Alexander Vórtice
Kabalcanty en Islandia
Uno escribe poesía no para ser mostrada, sino para ser sentida, partida por el mazo del sufrimiento y criticada por las masas nobles que siempre reprocharán con lenguas de barro y fuego.
Tengo yo un compadre en Madrid que nada en olas de tabaco y agarra una guitarra para darle sentido al sin sentido del día a día. Notario de cuerdas maltrechas y poeta de un tiempo pasado que enseguida se convierte en tiempo futuro, en alas de rata que semeja vampiro y garras de metrópolis que alimenta todo tipo de sucedáneos. Kabalcanty autor, padre y persona que anhela ser más humano, si cabe, gracias a los versos salidos de una existencia que requiere guerra lírica, besos recíprocos y justicia divina en tiempos de perversidades inmutables.
Yo siempre le he pedido al Ser que está muy por encima de mí que me permita fallecer lejos de mi hogar: Belfast, Amsterdam o incluso Berlín serían buenos lugares para que mi cadáver ávido de aire comprimido pudiera descansar en paz o, al menos, retirado del traqueteo que produce la tosca monotonía.
Ahora Kabalcanty, poeta de un tiempo que no es el suyo, vive y reza en Islandia y sus poemas se reconocen por ser sinceros de necesidad.
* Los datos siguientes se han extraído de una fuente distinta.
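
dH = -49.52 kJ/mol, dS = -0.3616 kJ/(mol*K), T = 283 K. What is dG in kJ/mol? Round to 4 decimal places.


Gibbs: dG = dH - T*dS (consistent units, dS already in kJ/(mol*K)).
T*dS = 283 * -0.3616 = -102.3328
dG = -49.52 - (-102.3328)
dG = 52.8128 kJ/mol, rounded to 4 dp:

52.8128 kJ/mol


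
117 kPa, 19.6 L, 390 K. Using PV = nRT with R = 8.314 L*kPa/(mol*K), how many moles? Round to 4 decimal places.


PV = nRT, solve for n = PV / (RT).
PV = 117 * 19.6 = 2293.2
RT = 8.314 * 390 = 3242.46
n = 2293.2 / 3242.46
n = 0.7072408 mol, rounded to 4 dp:

0.7072 mol


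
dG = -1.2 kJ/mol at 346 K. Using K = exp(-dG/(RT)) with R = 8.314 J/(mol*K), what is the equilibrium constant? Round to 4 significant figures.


dG is in kJ/mol; multiply by 1000 to match R in J/(mol*K).
RT = 8.314 * 346 = 2876.644 J/mol
exponent = -dG*1000 / (RT) = -(-1.2*1000) / 2876.644 = 0.41715277
K = exp(0.41715277)
K = 1.5176343, rounded to 4 significant figures:

1.518


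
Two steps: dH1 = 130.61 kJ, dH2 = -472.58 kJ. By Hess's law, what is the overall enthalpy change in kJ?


Hess's law: enthalpy is a state function, so add the step enthalpies.
dH_total = dH1 + dH2 = 130.61 + (-472.58)
dH_total = -341.97 kJ:

-341.97 kJ


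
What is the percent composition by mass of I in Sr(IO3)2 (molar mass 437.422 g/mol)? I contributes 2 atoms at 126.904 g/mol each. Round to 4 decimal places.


pct = 100 * (n_elem * M_elem) / M_total
mass_contribution = 2 * 126.904 = 253.808 g/mol
pct = 100 * 253.808 / 437.422
pct = 58.02360192 %, rounded to 4 dp:

58.0236 %


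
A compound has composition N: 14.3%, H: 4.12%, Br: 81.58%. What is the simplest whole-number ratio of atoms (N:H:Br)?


Assume 100 g of compound, divide each mass% by atomic mass to get moles, then normalize by the smallest to get a raw atom ratio.
Moles per 100 g: N: 14.3/14.007 = 1.0209, H: 4.12/1.008 = 4.0873, Br: 81.58/79.904 = 1.021
Raw ratio (divide by min = 1.0209): N: 1.0, H: 4.004, Br: 1.0
Multiply by 1 to clear fractions: N: 1.0 ~= 1, H: 4.004 ~= 4, Br: 1.0 ~= 1
Reduce by GCD to get the simplest whole-number ratio:

1:4:1


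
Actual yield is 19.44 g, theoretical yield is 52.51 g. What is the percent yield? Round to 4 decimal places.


% yield = 100 * actual / theoretical
% yield = 100 * 19.44 / 52.51
% yield = 37.02151971 %, rounded to 4 dp:

37.0215 %


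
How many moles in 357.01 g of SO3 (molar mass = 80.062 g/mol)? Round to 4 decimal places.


n = mass / M
n = 357.01 / 80.062
n = 4.45916914 mol, rounded to 4 dp:

4.4592 mol


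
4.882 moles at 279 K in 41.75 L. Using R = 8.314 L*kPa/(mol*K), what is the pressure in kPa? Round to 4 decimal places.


PV = nRT, solve for P = nRT / V.
nRT = 4.882 * 8.314 * 279 = 11324.3165
P = 11324.3165 / 41.75
P = 271.24111377 kPa, rounded to 4 dp:

271.2411 kPa


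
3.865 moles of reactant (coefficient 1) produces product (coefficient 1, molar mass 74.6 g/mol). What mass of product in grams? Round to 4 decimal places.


Use the coefficient ratio to convert reactant moles to product moles, then multiply by the product's molar mass.
moles_P = moles_R * (coeff_P / coeff_R) = 3.865 * (1/1) = 3.865
mass_P = moles_P * M_P = 3.865 * 74.6
mass_P = 288.329 g, rounded to 4 dp:

288.3290 g


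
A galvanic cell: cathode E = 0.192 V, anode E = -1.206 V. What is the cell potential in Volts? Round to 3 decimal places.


Standard cell potential: E_cell = E_cathode - E_anode.
E_cell = 0.192 - (-1.206)
E_cell = 1.398 V, rounded to 3 dp:

1.398 V


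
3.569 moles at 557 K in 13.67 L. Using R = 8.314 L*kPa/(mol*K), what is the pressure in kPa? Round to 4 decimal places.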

De eso trata su nuevo libro "Islandia Blanca Entonces", poemario que, por amor al verso, retrotrae al autor a los sabores de su juventud, de sus más puros efectos y afectos.
Y expone el rapsoda:
El hermetismo del cuarto es la noche,
la oscuridad desdibujada de un cabo de vela
vacilando al vaivén de las sombras.
Descabezada, la camelia blanca sobre la mesa,
el filo de sus pétalos enturbiando
el vigor de tan sólo unas horas
devorado por esa pasividad sin savia
que ahora advierte la lobreguez
como cercanía sorpresiva,
amante del perenne silencio.
Desde el gollete de la botella
brinda el hombre por las batallas perdidas
y atusa las enaguas de la camelia blanca
con la mano convulsa que dictó los versos
al papel magullado, indiferente a sus pies.
Titubea, se apoya en la mesa,
respira el pasmo de la flor
y se sonríe de hermosuras
que amueblan su embotada cabeza
y contorsionan su silueta.
Cuando suspire la vela,
cuando la claridad sea un vahído de humo
viajero a la nada,
besará el hombre a la camelia blanca
crujiendo bajo su planta
los huesos de unos versos gastados.
Tengo yo un compadre en Madrid que se resiste a crecer, a aceptar lo que nos imponen con puño de hierro. Bendito sea el hombre que no acepta lo evidente, lo establecido a base de falsedades. Respetado sea el poeta que, al igual que Kabalcanty, utiliza su maestría lírica para darle sentido a una vida quebrada, una vida que anhela el aire gélido de Islandia y las pretensiones de una juventud que ya no es.